For the last 5 years or so, I haven’t been able to go to sleep without listening to a podcast. It might sound difficult but it’s just become a part of my routine, and depending on what content is available, an enjoyable part of my routine at that.
For tracking, I use the Apple Watch App Autosleep. I set it when going to sleep, and in the morning, it lets me know my total sleep hours, amount of deep sleep and daily HRV readiness. I find that my cumulative sleep numbers provide an accurate reflection on how I feel.
Tracking proves to be useful when you want to test out changes to your sleep routine or adjust your wake time. When I first moved into an inner city apartment, I was noticeably more exhausted from my usual routine. This led me down the sleep tracking path, and by far the biggest improvement was by creating a simple window cover from Bunnings/Spotlight to make the room completely dark at night.
Your diet habits don’t start at dinnertime; they start when you buy your groceries. A further step backward again is planning a range of healthy, uncomplicated meals to prepare if you’re short on time (which we all are). Where you can, simplify both the decision-making and preparation of as many meals as you can during days when you’re pressed for time.
When I used to eat breakfast, it would be 3 scrambled eggs every single day. And I don’t really like eggs. But before you stop reading and tell everyone you know I’m a psychopath, changing the way I thought about food simplified more things than I imagined. Let’s assume most adults eat 21 meals a week (breakfast, lunch and dinner, 7 days a week). By automating the decision-making of at least breakfast and lunch every weekday (10 meals) I never need to think about almost half of the meals I eat. By simply having 3 scrambled eggs and tofu/chicken, brown rice and vegetables for lunch, I’m able to optimise for simplicity and nutritional output. For dinner I vary meals each night to ensure a balanced diet and because my wife isn’t as enthused as me about living like a robot.
By reframing my attitude toward food to be about nutrition, energy output and automation rather than entertainment, it’s been able to free up time and cognitive load while also giving me more energy. Although I sound like the least fun person ever, I am a notorious weekend fast-food enthusiast and stuck-up foodie, but weekdays are for healthy meals.

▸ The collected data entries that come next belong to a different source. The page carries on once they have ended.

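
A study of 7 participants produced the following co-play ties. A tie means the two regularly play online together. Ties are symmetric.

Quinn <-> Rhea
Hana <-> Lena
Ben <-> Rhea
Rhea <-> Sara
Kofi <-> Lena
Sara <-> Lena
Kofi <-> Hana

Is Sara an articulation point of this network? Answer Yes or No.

Removing Sara leaves {Ben, Quinn, and Rhea} with no path to {Hana, Kofi, and Lena}, so the network splits into 2 components. Sara is a cut vertex.

Yes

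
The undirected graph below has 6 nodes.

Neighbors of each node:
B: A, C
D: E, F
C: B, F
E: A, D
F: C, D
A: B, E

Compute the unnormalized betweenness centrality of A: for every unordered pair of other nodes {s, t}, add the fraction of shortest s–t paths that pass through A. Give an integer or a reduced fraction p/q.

2

Pairs whose geodesics pass through A — E–B: 1; E–C: 1/2; B–D: 1/2.
All other pairs contribute 0.
Summing the contributions gives betweenness(A) = 2.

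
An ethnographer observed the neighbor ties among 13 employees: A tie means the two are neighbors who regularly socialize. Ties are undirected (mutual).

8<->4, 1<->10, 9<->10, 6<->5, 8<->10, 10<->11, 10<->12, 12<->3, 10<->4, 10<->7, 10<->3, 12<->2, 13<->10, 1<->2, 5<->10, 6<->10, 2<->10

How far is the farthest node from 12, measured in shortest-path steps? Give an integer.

2

Distances from 12: 1:2, 2:1, 3:1, 4:2, 5:2, 6:2, 7:2, 8:2, 9:2, 10:1, 11:2, 13:2.
The largest is 2 (to 6, 11, 9, 13, 7, 4, 8, 5, and 1), so the eccentricity of 12 is 2.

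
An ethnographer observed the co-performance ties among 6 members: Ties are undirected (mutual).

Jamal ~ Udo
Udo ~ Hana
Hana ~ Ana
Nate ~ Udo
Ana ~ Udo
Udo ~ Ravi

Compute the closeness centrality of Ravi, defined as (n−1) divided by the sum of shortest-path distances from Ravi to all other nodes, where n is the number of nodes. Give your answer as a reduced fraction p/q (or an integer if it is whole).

Distances from Ravi: Ana:2, Hana:2, Jamal:2, Nate:2, Udo:1. Sum = 9.
n = 6, so closeness = 5/9.

5/9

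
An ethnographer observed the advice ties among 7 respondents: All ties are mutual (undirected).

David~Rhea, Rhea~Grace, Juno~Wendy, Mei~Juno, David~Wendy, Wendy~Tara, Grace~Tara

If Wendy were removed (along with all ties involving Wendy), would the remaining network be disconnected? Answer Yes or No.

Yes

Removing Wendy leaves {Juno and Mei} with no path to {David, Grace, Rhea, and Tara}, so the network splits into 2 components. Wendy is a cut vertex.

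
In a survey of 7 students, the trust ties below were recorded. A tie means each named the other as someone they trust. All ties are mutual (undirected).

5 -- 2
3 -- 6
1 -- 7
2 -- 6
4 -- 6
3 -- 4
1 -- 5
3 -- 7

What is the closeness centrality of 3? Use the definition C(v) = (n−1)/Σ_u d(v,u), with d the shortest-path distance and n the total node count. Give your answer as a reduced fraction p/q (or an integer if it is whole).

3/5

Distances from 3: 1:2, 2:2, 4:1, 5:3, 6:1, 7:1. Sum = 10.
n = 7, so closeness = 6/10 = 3/5.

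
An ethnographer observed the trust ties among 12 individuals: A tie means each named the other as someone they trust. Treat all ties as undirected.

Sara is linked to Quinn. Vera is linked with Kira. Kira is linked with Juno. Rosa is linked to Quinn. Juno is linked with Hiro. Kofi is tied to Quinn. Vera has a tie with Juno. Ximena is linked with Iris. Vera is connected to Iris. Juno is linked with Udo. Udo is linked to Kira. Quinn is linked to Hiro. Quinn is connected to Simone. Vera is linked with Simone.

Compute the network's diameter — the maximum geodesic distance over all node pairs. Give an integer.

Eccentricity of each node (its greatest distance to any other): Hiro:4, Iris:4, Juno:3, Kira:4, Kofi:5, Quinn:4, Rosa:5, Sara:5, Simone:3, Udo:4, Vera:3, Ximena:5.
The maximum eccentricity is 5, realized for instance by the pair Rosa–Ximena via Rosa – Quinn – Simone – Vera – Iris – Ximena. So the diameter is 5.

5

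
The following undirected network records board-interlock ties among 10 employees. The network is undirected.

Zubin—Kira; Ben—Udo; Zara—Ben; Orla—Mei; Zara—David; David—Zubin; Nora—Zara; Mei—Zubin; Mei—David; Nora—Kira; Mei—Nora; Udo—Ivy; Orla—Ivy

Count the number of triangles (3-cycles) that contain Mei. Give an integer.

Mei's neighbors: David, Nora, Orla, and Zubin.
Neighbor pairs that are themselves tied: Mei–David–Zubin. Each forms one triangle with Mei, for 1 in total.

1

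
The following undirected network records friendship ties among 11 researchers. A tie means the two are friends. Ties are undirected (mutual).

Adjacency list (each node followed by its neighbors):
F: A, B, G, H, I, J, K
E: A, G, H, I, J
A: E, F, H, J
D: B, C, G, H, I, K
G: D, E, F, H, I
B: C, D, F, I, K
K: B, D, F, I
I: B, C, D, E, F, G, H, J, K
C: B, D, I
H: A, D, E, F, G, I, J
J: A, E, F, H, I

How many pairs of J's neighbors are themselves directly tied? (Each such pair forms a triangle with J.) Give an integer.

J's neighbors: A, E, F, H, and I.
Neighbor pairs that are themselves tied: J–A–E; J–A–F; J–A–H; J–E–H; J–E–I; J–F–H; J–F–I; J–H–I. Each forms one triangle with J, for 8 in total.

8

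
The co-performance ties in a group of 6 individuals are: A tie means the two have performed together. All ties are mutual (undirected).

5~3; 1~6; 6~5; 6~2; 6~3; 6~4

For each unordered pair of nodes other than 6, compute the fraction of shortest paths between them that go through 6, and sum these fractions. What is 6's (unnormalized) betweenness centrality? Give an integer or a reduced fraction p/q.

9

Pairs whose geodesics pass through 6 — 4–2: 1; 4–3: 1; 4–1: 1; 4–5: 1; 2–3: 1; 2–1: 1; 2–5: 1; 3–1: 1; 1–5: 1.
All other pairs contribute 0.
Summing the contributions gives betweenness(6) = 9.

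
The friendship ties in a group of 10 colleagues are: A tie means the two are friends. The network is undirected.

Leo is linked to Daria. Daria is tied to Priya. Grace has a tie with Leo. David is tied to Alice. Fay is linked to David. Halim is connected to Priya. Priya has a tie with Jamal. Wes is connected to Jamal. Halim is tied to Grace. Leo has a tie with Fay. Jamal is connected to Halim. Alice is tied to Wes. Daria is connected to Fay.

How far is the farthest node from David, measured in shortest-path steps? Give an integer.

4

Distances from David: Alice:1, Daria:2, Fay:1, Grace:3, Halim:4, Jamal:3, Leo:2, Priya:3, Wes:2.
The largest is 4 (to Halim), so the eccentricity of David is 4.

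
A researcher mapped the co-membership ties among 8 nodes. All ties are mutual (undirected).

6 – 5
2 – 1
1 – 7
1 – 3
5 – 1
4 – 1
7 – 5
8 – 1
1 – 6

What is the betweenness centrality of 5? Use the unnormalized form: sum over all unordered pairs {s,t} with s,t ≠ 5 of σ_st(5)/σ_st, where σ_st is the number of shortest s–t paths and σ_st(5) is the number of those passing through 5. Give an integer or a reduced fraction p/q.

Pairs whose geodesics pass through 5 — 6–7: 1/2.
All other pairs contribute 0.
Summing the contributions gives betweenness(5) = 1/2.

1/2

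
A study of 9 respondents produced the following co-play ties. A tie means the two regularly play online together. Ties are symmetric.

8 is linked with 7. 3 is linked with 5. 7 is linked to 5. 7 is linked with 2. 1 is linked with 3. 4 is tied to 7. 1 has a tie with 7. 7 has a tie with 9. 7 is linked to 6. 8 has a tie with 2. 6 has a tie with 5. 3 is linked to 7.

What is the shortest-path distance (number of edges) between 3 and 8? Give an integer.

One shortest route is 3 – 7 – 8, which uses 2 edges, and 3 and 8 are not directly tied, so nothing shorter exists. So d(3,8) = 2.

2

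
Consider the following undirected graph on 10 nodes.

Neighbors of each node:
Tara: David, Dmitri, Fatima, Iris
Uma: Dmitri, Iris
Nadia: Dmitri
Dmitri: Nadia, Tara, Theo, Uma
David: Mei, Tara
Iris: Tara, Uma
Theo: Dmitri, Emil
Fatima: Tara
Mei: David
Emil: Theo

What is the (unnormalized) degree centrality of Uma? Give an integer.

2

Uma is directly tied to Dmitri and Iris. That is 2 neighbors, so the degree of Uma is 2.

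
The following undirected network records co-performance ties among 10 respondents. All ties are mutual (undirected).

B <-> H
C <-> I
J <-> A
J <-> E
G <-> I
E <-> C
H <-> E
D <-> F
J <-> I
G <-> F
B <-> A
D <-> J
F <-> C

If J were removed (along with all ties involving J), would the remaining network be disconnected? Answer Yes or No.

No

Even without J, every remaining node can still reach every other (the residual graph is connected), so J is not a cut vertex.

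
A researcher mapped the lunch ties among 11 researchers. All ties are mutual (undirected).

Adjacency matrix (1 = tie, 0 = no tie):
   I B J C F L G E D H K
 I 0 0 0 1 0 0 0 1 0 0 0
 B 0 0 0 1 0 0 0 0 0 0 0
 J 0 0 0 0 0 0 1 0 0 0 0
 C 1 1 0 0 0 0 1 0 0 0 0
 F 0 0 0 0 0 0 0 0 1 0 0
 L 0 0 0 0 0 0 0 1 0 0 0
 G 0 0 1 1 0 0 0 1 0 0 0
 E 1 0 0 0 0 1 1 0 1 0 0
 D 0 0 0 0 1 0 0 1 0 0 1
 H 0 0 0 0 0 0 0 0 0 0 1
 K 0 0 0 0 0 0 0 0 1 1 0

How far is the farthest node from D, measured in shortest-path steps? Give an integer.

4

Distances from D: B:4, C:3, E:1, F:1, G:2, H:2, I:2, J:3, K:1, L:2.
The largest is 4 (to B), so the eccentricity of D is 4.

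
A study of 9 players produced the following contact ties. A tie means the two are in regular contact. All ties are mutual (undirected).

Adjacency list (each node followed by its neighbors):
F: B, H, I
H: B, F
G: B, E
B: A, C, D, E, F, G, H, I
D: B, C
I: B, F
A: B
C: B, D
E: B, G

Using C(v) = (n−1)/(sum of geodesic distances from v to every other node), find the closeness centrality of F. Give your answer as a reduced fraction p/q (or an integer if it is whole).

Distances from F: A:2, B:1, C:2, D:2, E:2, G:2, H:1, I:1. Sum = 13.
n = 9, so closeness = 8/13.

8/13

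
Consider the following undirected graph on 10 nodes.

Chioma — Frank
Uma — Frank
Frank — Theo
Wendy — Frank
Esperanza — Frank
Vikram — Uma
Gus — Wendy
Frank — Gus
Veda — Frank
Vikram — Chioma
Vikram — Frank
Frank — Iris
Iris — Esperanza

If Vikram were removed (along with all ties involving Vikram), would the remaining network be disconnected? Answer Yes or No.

No

Even without Vikram, every remaining node can still reach every other (the residual graph is connected), so Vikram is not a cut vertex.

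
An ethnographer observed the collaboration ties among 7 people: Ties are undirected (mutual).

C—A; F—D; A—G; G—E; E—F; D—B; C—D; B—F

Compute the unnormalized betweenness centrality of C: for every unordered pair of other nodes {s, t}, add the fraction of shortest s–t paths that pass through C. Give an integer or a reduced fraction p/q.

Pairs whose geodesics pass through C — F–A: 1/2; B–A: 1; D–A: 1; D–G: 1/2.
All other pairs contribute 0.
Summing the contributions gives betweenness(C) = 3.

3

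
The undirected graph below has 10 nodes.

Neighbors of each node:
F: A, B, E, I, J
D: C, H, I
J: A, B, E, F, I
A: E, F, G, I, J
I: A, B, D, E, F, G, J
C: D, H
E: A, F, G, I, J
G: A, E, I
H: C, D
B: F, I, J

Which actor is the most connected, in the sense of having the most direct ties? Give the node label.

Degrees — A:5, B:3, C:2, D:3, E:5, F:5, G:3, H:2, I:7, J:5.
The maximum is 7, attained only by I.

I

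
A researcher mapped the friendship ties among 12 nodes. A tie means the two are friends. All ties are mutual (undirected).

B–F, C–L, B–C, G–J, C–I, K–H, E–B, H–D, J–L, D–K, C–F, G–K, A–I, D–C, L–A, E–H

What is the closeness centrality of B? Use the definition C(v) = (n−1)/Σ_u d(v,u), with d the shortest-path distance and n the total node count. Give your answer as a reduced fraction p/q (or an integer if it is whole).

11/24

Distances from B: A:3, C:1, D:2, E:1, F:1, G:4, H:2, I:2, J:3, K:3, L:2. Sum = 24.
n = 12, so closeness = 11/24.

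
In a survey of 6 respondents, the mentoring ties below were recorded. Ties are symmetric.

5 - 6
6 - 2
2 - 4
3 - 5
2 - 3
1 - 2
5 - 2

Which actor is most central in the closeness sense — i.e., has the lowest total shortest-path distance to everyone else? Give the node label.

2

Farness (sum of distances to all others) for each node — 1:9, 2:5, 3:8, 4:9, 5:7, 6:8.
The smallest farness is 5, for 2, so 2 has the highest closeness.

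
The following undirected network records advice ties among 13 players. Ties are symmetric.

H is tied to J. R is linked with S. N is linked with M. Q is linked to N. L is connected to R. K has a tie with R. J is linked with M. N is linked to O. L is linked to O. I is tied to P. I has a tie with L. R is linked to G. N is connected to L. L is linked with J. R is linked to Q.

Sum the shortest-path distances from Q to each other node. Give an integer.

Distances from Q: G:2, H:4, I:3, J:3, K:2, L:2, M:2, N:1, O:2, P:4, R:1, S:2.
Sum = 2 + 4 + 3 + 3 + 2 + 2 + 2 + 1 + 2 + 4 + 1 + 2 = 28.

28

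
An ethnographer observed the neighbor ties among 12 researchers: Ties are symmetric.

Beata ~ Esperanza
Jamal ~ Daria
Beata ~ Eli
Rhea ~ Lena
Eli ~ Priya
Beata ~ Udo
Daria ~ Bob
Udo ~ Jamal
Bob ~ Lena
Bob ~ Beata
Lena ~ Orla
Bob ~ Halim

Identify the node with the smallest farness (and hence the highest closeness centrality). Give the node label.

Farness (sum of distances to all others) for each node — Beata:20, Bob:19, Daria:26, Eli:28, Esperanza:30, Halim:29, Jamal:30, Lena:25, Orla:35, Priya:38, Rhea:35, Udo:27.
The smallest farness is 19, for Bob, so Bob has the highest closeness.

Bob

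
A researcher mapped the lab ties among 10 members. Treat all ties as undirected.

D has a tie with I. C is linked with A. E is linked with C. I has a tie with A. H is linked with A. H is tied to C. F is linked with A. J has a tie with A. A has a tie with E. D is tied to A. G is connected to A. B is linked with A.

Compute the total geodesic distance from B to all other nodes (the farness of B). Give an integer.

Distances from B: A:1, C:2, D:2, E:2, F:2, G:2, H:2, I:2, J:2.
Sum = 1 + 2 + 2 + 2 + 2 + 2 + 2 + 2 + 2 = 17.

17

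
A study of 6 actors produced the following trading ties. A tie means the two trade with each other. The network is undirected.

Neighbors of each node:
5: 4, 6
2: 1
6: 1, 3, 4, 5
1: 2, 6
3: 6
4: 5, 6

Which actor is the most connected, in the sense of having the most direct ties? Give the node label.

6

Degrees — 1:2, 2:1, 3:1, 4:2, 5:2, 6:4.
The maximum is 4, attained only by 6.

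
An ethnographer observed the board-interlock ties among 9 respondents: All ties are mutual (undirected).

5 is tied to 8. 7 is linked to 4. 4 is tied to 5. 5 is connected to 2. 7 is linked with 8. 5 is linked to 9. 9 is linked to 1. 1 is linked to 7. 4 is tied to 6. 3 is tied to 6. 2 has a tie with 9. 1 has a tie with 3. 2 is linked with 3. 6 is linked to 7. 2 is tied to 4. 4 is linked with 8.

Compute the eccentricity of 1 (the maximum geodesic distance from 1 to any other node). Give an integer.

2

Distances from 1: 2:2, 3:1, 4:2, 5:2, 6:2, 7:1, 8:2, 9:1.
The largest is 2 (to 2, 5, 6, 4, and 8), so the eccentricity of 1 is 2.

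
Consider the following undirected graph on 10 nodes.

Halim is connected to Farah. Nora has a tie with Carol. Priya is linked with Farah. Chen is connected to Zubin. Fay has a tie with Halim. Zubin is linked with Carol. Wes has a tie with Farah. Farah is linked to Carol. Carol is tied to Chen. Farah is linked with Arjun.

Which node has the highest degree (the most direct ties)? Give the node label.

Degrees — Arjun:1, Carol:4, Chen:2, Farah:5, Fay:1, Halim:2, Nora:1, Priya:1, Wes:1, Zubin:2.
The maximum is 5, attained only by Farah.

Farah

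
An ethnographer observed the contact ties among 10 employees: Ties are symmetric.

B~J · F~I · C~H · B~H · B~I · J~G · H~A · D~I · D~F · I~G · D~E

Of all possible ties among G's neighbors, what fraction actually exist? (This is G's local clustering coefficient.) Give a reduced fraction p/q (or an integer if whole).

G's neighbors: I and J (k = 2).
Possible neighbor pairs: C(2,2) = 1. Edges among them: none → e = 0.
Clustering(G) = 0/1.

0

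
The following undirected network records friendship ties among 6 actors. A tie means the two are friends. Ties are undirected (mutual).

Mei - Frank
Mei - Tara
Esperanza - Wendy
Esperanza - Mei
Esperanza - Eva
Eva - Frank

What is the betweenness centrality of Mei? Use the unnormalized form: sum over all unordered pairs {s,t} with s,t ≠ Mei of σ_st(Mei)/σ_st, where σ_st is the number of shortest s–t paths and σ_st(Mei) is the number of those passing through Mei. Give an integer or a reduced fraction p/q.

Pairs whose geodesics pass through Mei — Esperanza–Tara: 1; Esperanza–Frank: 1/2; Tara–Wendy: 1; Tara–Frank: 1; Tara–Eva: 2/2; Wendy–Frank: 1/2.
All other pairs contribute 0.
Summing the contributions gives betweenness(Mei) = 5.

5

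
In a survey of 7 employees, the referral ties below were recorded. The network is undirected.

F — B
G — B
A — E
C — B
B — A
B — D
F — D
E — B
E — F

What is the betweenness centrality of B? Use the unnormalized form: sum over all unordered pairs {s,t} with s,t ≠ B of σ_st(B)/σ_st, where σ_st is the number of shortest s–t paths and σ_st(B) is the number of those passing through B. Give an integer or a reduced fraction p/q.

Pairs whose geodesics pass through B — F–C: 1; F–G: 1; F–A: 1/2; C–G: 1; C–D: 1; C–E: 1; C–A: 1; G–D: 1; G–E: 1; G–A: 1; D–E: 1/2; D–A: 1.
All other pairs contribute 0.
Summing the contributions gives betweenness(B) = 11.

11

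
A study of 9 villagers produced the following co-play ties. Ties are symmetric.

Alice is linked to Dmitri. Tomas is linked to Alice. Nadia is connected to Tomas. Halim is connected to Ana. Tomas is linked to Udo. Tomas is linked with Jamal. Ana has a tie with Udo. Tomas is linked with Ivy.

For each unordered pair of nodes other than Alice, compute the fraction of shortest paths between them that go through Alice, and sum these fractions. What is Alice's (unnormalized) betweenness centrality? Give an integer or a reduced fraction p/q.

7

Pairs whose geodesics pass through Alice — Tomas–Dmitri: 1; Udo–Dmitri: 1; Jamal–Dmitri: 1; Halim–Dmitri: 1; Ana–Dmitri: 1; Ivy–Dmitri: 1; Nadia–Dmitri: 1.
All other pairs contribute 0.
Summing the contributions gives betweenness(Alice) = 7.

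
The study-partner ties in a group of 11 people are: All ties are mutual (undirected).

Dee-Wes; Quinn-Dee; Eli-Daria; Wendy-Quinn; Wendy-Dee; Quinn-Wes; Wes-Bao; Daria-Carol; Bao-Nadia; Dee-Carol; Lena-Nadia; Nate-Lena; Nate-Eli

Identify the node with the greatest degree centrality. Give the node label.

Dee

Degrees — Bao:2, Carol:2, Daria:2, Dee:4, Eli:2, Lena:2, Nadia:2, Nate:2, Quinn:3, Wendy:2, Wes:3.
The maximum is 4, attained only by Dee.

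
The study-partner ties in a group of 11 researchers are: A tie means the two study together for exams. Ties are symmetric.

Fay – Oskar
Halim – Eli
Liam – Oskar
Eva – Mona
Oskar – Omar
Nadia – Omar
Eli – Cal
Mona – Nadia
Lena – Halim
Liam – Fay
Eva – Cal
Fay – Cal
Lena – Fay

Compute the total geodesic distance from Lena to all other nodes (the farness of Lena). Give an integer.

24

Distances from Lena: Cal:2, Eli:2, Eva:3, Fay:1, Halim:1, Liam:2, Mona:4, Nadia:4, Omar:3, Oskar:2.
Sum = 2 + 2 + 3 + 1 + 1 + 2 + 4 + 4 + 3 + 2 = 24.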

When we’re talking about nutrition, there are a number of strategies you can utilise to generate a healthy and energetic flywheel. It’s not that deciding what to have for breakfast is hard or particularly time-consuming, but when you add up all the decisions you’re required to make, and the way to allocate your most precious resource, your time, marginal gains are the difference between the best version of you.
Here is the spreadsheet template I created for tracking exercise, health goals and other habits.
Above all else, go easy on yourself when you aren’t hitting your goals. Great founders have a particular level of grit, but there can be diminishing returns when you’re gritting through long periods of poor sleep, absence of exercise or completely diminishing your personal finances because you believe it's a necessary sacrifice to the startup gods for your eventual success.
If you’ve read this like a grouchy tax auditor and audibly mumbled ‘well I can’t do that because of x…’, my response is that we’re all limited by constraints. As every founder knows, constraints lead to innovative problem-solving. Different living environments, work locations, lockdowns and having kids have led to many iterations of my life OS, and ironically, many optimisations that I never would have discovered without the constraints. The most important insight of all is to focus on progress over perfection. Missing a workout, oversleeping, eating fried chicken for breakfast on a Monday — happens to all of us. But the best version of ourselves bounces back and doesn't let a small slip up ruin an entire week, month or longer. Mistakes are a feature, not a bug of being human, so embrace them on the way to building your own OS.